Yes, Gaussian Naive Bayes can be used for multi-class classification. It models each class's feature distribution as a Gaussian (normal) distribution and applies Bayes' theorem to predict the class of new instances. Scikit-learn's `GaussianNB` supports multi-class classification out-of-the-box.
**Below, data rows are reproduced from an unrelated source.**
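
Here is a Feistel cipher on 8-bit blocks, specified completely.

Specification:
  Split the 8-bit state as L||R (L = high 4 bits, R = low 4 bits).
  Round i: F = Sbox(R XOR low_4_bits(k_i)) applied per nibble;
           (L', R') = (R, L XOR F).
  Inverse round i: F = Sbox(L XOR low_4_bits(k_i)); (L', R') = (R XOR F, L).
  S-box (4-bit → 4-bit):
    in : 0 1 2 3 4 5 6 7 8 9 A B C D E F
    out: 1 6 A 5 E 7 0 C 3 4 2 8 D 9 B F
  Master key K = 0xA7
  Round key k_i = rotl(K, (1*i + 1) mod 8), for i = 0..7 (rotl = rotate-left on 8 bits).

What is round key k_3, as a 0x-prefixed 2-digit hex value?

K = 0xA7
k_0 = rotl(K, (1*0+1) mod 8) = rotl(K, 1) = 0x4F
k_1 = rotl(K, (1*1+1) mod 8) = rotl(K, 2) = 0x9E
k_2 = rotl(K, (1*2+1) mod 8) = rotl(K, 3) = 0x3D
k_3 = rotl(K, (1*3+1) mod 8) = rotl(K, 4) = 0x7A

0x7A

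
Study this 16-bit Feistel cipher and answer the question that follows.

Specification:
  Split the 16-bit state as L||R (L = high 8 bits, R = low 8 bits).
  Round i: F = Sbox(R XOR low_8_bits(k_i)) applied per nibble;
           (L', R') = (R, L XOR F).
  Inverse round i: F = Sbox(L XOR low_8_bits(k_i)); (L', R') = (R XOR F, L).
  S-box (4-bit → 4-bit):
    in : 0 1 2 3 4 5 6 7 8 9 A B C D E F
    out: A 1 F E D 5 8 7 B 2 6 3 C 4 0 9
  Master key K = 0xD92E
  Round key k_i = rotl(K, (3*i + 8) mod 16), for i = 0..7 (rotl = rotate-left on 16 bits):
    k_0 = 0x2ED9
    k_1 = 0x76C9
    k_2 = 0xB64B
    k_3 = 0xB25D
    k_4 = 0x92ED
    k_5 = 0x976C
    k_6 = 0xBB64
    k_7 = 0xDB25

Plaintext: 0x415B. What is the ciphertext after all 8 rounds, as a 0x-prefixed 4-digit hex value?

0x1254

s_0 = plaintext = 0x415B
s_1 = Round(s_0, k_0) = 0x5BFE
s_2 = Round(s_1, k_1) = 0xFEBC
s_3 = Round(s_2, k_2) = 0xBC69
s_4 = Round(s_3, k_3) = 0x6951
s_5 = Round(s_4, k_4) = 0x5155
s_6 = Round(s_5, k_5) = 0x55B3
s_7 = Round(s_6, k_6) = 0xB312
s_8 = Round(s_7, k_7) = 0x1254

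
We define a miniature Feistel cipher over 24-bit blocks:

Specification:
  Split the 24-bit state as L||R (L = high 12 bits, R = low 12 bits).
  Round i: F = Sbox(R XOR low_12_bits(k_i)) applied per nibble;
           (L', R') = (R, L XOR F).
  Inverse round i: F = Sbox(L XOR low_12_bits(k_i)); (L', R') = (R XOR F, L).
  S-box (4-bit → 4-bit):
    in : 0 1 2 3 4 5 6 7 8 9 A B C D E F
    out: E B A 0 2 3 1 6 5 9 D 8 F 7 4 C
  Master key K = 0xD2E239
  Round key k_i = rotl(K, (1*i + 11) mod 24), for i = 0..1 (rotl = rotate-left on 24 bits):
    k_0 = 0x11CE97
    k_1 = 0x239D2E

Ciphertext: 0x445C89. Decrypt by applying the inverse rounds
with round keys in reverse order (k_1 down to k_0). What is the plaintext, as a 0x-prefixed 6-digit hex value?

s_0 = ciphertext = 0x445C89
s_1 = InvRound(s_0, k_1) = 0x591445
s_2 = InvRound(s_1, k_0) = 0xCA4591

0xCA4591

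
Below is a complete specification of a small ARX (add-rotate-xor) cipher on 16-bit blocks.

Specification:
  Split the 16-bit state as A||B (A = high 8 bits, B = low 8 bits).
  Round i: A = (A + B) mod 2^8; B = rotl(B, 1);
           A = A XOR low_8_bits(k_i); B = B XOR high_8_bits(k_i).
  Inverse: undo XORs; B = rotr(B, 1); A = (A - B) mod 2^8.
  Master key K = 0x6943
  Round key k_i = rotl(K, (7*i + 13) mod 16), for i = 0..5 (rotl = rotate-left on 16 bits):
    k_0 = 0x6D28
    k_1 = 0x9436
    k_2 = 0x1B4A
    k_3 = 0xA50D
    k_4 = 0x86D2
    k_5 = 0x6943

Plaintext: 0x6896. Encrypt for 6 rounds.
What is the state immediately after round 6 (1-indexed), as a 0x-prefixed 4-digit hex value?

0xED6B

s_0 = plaintext = 0x6896
s_1 = Round(s_0, k_0) = 0xD640
s_2 = Round(s_1, k_1) = 0x2014
s_3 = Round(s_2, k_2) = 0x7E33
s_4 = Round(s_3, k_3) = 0xBCC3
s_5 = Round(s_4, k_4) = 0xAD01
s_6 = Round(s_5, k_5) = 0xED6B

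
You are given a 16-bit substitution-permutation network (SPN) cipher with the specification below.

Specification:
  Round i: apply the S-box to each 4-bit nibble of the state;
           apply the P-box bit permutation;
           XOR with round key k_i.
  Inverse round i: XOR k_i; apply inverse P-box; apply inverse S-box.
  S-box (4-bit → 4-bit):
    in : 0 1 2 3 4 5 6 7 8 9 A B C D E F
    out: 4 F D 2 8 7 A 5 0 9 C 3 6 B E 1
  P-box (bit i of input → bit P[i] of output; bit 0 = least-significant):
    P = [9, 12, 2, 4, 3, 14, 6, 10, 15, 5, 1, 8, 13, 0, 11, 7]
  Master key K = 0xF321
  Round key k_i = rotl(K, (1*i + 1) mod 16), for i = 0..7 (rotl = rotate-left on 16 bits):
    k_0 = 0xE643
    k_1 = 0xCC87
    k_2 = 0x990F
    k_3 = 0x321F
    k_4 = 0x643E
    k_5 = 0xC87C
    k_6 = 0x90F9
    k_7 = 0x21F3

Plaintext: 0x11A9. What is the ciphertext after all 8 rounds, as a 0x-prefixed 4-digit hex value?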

### Q5. Assignment: Naive Bayes Classifiers on Spambase Data Set

#### Data Preparation:
Download the "Spambase Data Set" from the [UCI Machine Learning Repository](https://archive.ics.uci.edu/ml/datasets/Spambase).

#### Implementation:

```python
import pandas as pd
from sklearn.model_selection import train_test_split, cross_val_score
from sklearn.naive_bayes import BernoulliNB, MultinomialNB, GaussianNB
from sklearn.preprocessing import StandardScaler
from sklearn.metrics import accuracy_score, precision_score, recall_score, f1_score

# Load the dataset
url = "https://archive.ics.uci.edu/ml/machine-learning-databases/spambase/spambase.data"
data = pd.read_csv(url, header=None)

# Split data into features and labels
X = data.iloc[:, :-1]
y = data.iloc[:, -1]

# Split the dataset into training and testing sets
X_train, X_test, y_train, y_test = train_test_split(X, y, test_size=0.2, random_state=42)

# Preprocess the data (e.g., scaling for GaussianNB)
scaler = StandardScaler()
X_train_scaled = scaler.fit_transform(X_train)
X_test_scaled = scaler.transform(X_test)

# Initialize classifiers
bernoulli_nb = BernoulliNB()
multinomial_nb = MultinomialNB()
gaussian_nb = GaussianNB()

# Train classifiers
bernoulli_nb.fit(X_train, y_train)
multinomial_nb.fit(X_train, y_train)
gaussian_nb.fit(X_train_scaled, y_train)

# Predictions
y_pred_bernoulli = bernoulli_nb.predict(X_test)
y_pred_multinomial = multinomial_nb.predict(X_test)
y_pred_gaussian = gaussian_nb.predict(X_test_scaled)

# Performance metrics
def print_metrics(y_test, y_pred):
    print(f"Accuracy: {accuracy_score(y_test, y_pred)}")
    print(f"Precision: {precision_score(y_test, y_pred)}")
    print(f"Recall: {recall_score(y_test, y_pred)}")
    print(f"F1 Score: {f1_score(y_test, y_pred)}")

print("Bernoulli Naive Bayes:")
print_metrics(y_test, y_pred_bernoulli)

print("\nMultinomial Naive Bayes:")
print_metrics(y_test, y_pred_multinomial)

print("\nGaussian Naive Bayes:")
print_metrics(y_test, y_pred_gaussian)

# Hyperparameter tuning using GridSearchCV
from sklearn.model_selection import GridSearchCV

param_grid = {
    'alpha': [0.1, 0.5, 1.0, 5.0, 10.0]
}

grid_search_bernoulli = GridSearchCV(BernoulliNB(), param_grid, cv=10, scoring='f1')
grid_search_multinomial = GridSearchCV(MultinomialNB(), param_grid, cv=10, scoring='f1')

grid_search_bernoulli.fit(X_train, y_train)
grid_search_multinomial.fit(X_train, y_train)

print("Best parameters for BernoulliNB:", grid_search_bernoulli.best_params_)
print("Best parameters for MultinomialNB:", grid_search_multinomial.best_params_)

# Re-train with the best parameters
bernoulli_nb_best = BernoulliNB(alpha=grid_search_bernoulli.best_params_['alpha'])
multinomial_nb_best = MultinomialNB(alpha=grid_search_multinomial.best_params_['alpha'])

bernoulli_nb_best.fit(X_train, y_train)
multinomial_nb_best.fit(X_train, y_train)

y_pred_bernoulli_best = bernoulli_nb_best.predict(X_test)
y_pred_multinomial_best = multinomial_nb_best.predict(X_test)

print("Tuned Bernoulli Naive Bayes:")
print_metrics(y_test, y_pred_bernoulli_best)

print("Tuned Multinomial Naive Bayes:")
print_metrics(y_test, y_pred_multinomial_best)
```

### Results:

Report the performance metrics (Accuracy, Precision, Recall, F1 score) for each classifier.

### Discussion:

Discuss the results obtained, comparing the performance of Bernoulli, Multinomial, and Gaussian Naive Bayes classifiers. Explain why one variant might perform better than the others, considering the nature of the dataset and the assumptions each model makes. Discuss any limitations observed in Naive Bayes classifiers, such as handling correlated features or assuming feature independence.

### Conclusion:

Summarize your findings and provide suggestions for future work. Consider experimenting with different preprocessing techniques, feature engineering, or trying other classifiers to further improve performance.